FOX43 contacted Pennsylvania State Police and a cyber security instructor to learn how these cases are investigated.

Officials say the investigations require time, manpower, and money, and every threat must be taken seriously.

When a cyber threat is directed towards a school, Pennsylvania State Police say there’s two things law enforcement must find out.

"Our goal is to find the legitimacy of the threat and who is making them," said Corporal Adam Reed, communication with Pennsylvania State Police.

Corporal Reed says every threat is taken seriously. Once an investigation starts, he says law enforcement must decide if State Police should intervene or if the investigation demands federal attention, such as the FBI.

"We have the manpower and the technological resources to perhaps, trace back that IP address from where the threat was made or gain access to find out the identity of that user on social media," said Cpl.
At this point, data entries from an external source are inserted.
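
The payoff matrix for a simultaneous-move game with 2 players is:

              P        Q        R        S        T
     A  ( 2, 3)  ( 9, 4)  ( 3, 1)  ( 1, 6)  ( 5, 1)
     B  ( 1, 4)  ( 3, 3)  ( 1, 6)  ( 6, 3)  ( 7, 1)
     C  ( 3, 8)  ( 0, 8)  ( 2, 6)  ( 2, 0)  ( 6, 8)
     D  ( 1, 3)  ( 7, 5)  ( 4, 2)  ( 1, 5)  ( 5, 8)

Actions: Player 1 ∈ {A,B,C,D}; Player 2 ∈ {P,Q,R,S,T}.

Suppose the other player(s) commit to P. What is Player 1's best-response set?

u_1(A vs P) = 2
u_1(B vs P) = 1
u_1(C vs P) = 3
u_1(D vs P) = 1
max payoff 3 at {C}

argmax u_1 = {C}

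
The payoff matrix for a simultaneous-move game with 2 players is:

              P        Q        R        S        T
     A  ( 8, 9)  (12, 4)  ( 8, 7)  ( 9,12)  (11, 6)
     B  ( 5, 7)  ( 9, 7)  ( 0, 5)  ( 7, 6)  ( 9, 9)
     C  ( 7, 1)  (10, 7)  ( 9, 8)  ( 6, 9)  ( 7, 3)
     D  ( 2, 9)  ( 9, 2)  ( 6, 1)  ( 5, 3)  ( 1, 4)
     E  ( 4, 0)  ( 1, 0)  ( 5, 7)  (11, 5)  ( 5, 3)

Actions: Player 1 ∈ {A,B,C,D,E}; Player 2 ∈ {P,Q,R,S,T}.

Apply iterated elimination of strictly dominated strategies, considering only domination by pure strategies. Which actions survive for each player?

Survivors P1:{A,C,E} P2:{R,S}

P1 drop B (A beats it: P:8>5 Q:12>9 R:8>0 S:9>7 T:11>9)
P1 drop D (A beats it: P:8>2 Q:12>9 R:8>6 S:9>5 T:11>1)
P2 drop P (S beats it: A:12>9 C:9>1 E:5>0)
P2 drop Q (R beats it: A:7>4 C:8>7 E:7>0)
P2 drop T (R beats it: A:7>6 C:8>3 E:7>3)
P1→{A,C,E} P2→{R,S}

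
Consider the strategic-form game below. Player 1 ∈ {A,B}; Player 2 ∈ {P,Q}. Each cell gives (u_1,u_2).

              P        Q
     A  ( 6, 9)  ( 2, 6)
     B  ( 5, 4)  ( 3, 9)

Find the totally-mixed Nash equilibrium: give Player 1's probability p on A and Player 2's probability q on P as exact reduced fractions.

P1 indiff ⇒ q·6+(1-q)·2 = q·5+(1-q)·3 ⇒ q(1) = (1-q)(1) ⇒ q = 1/2
P2 indiff ⇒ p·9+(1-p)·4 = p·6+(1-p)·9 ⇒ p(3) = (1-p)(5) ⇒ p = 5/8

P1 mixes 5/8 on A; P2 mixes 1/2 on P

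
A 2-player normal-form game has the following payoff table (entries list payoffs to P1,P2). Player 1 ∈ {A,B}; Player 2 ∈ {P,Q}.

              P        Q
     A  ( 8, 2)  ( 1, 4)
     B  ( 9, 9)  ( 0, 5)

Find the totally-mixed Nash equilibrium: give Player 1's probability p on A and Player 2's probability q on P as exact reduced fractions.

P1 indiff ⇒ q·8+(1-q)·1 = q·9+(1-q)·0 ⇒ q(-1) = (1-q)(-1) ⇒ q = 1/2
P2 indiff ⇒ p·2+(1-p)·9 = p·4+(1-p)·5 ⇒ p(-2) = (1-p)(-4) ⇒ p = 2/3

P1 mixes 2/3 on A; P2 mixes 1/2 on P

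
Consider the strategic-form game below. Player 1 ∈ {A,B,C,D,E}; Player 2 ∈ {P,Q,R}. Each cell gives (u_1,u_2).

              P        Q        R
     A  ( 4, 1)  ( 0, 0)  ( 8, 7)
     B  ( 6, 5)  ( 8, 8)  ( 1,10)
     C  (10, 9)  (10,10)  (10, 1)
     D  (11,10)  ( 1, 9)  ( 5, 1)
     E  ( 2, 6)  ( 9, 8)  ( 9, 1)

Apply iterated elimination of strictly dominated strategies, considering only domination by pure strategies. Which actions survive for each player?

Remaining: P1:{C,D} P2:{P,Q}

P1 drop A (C beats it: P:10>4 Q:10>0 R:10>8)
P1 drop B (C beats it: P:10>6 Q:10>8 R:10>1)
P1 drop E (C beats it: P:10>2 Q:10>9 R:10>9)
P2 drop R (P beats it: C:9>1 D:10>1)
P1→{C,D} P2→{P,Q}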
Reed.

Cpl. Reed says police must receive a search warrant to look at someone's social media accounts, and only specific information listed in the warrant can be obtained.

Law enforcement must work with internet providers in these cases.
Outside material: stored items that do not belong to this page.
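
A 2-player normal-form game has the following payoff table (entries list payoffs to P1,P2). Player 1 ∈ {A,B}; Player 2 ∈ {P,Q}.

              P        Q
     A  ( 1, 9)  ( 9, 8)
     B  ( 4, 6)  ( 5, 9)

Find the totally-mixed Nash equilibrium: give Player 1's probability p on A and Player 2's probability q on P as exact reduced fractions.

P1 indiff ⇒ q·1+(1-q)·9 = q·4+(1-q)·5 ⇒ q(-3) = (1-q)(-4) ⇒ q = 4/7
P2 indiff ⇒ p·9+(1-p)·6 = p·8+(1-p)·9 ⇒ p(1) = (1-p)(3) ⇒ p = 3/4

p=3/4, q=4/7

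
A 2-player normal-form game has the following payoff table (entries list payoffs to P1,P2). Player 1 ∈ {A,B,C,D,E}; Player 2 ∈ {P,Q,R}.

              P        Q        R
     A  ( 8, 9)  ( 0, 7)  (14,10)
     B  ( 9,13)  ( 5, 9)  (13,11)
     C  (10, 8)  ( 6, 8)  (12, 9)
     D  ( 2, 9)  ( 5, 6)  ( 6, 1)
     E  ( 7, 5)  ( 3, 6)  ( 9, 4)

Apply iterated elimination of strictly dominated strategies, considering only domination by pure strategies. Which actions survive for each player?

P1 drop D (C beats it: P:10>2 Q:6>5 R:12>6)
P1 drop E (B beats it: P:9>7 Q:5>3 R:13>9)
P2 drop Q (R beats it: A:10>7 B:11>9 C:9>8)
P1→{A,B,C} P2→{P,R}

Remaining: P1:{A,B,C} P2:{P,R}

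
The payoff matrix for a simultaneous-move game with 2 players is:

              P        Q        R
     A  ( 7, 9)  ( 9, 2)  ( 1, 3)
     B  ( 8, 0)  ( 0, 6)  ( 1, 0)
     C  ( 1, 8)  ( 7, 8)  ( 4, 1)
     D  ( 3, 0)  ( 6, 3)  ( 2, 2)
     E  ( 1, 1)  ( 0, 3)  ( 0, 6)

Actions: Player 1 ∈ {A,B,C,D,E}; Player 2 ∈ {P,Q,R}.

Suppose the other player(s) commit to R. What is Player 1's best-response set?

u_1(A vs R) = 1
u_1(B vs R) = 1
u_1(C vs R) = 4
u_1(D vs R) = 2
u_1(E vs R) = 0
max payoff 4 at {C}

P1 best: {C}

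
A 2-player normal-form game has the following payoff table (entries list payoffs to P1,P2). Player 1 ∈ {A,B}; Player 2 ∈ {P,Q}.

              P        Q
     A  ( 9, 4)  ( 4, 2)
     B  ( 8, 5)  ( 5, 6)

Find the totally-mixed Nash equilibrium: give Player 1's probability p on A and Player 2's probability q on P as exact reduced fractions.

P1 indiff ⇒ q·9+(1-q)·4 = q·8+(1-q)·5 ⇒ q(1) = (1-q)(1) ⇒ q = 1/2
P2 indiff ⇒ p·4+(1-p)·5 = p·2+(1-p)·6 ⇒ p(2) = (1-p)(1) ⇒ p = 1/3

p=1/3, q=1/2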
According to Ron Jones, a cyber security instructor at Harrisburg University, almost always law enforcement can identify the person making the threats.

"Everybody leaves a digital fingerprint. The question is how much money, resources, and people power, do you have to follow that trail back?" said Jones.

Jones says those digital fingerprints usually lead police to a library, a school, or the suspect’s home. Even if someone deletes information on a computer, it’s never truly gone.

"They can go in and do a forensics analysis on that computer and look at all the activity, the files, what was created on the computer, what web pages were accessed, when they were accessed, and who logged in," said Jones.

Jones says law enforcement have to trace threats to a computer and then piece together any physical evidence - such as, did a camera capture the person on the computer, who was in the building when the computer was used, etc.

If someone makes a threat on a cell phone, he says that person is almost always going to be caught.

"It probably has the most evidence or fingerprints that you can imagine," he said.

As for leads, law enforcement rely on tips from people in the community .

"We're not all-knowing. We don’t have an all-encompassing presence to watch every social media post that is made. Without their help and contribution, we may potentially not know about the threat so if you see something, please say something," stressed Cpl. Reed.

The threat directed at schools within the Harrisburg School District is one of more than a dozen directed towards schools in Central Pennsylvania this week. The big message, if you see something, say something.

According to Reed, a minor can face felony charges for making cyber threats.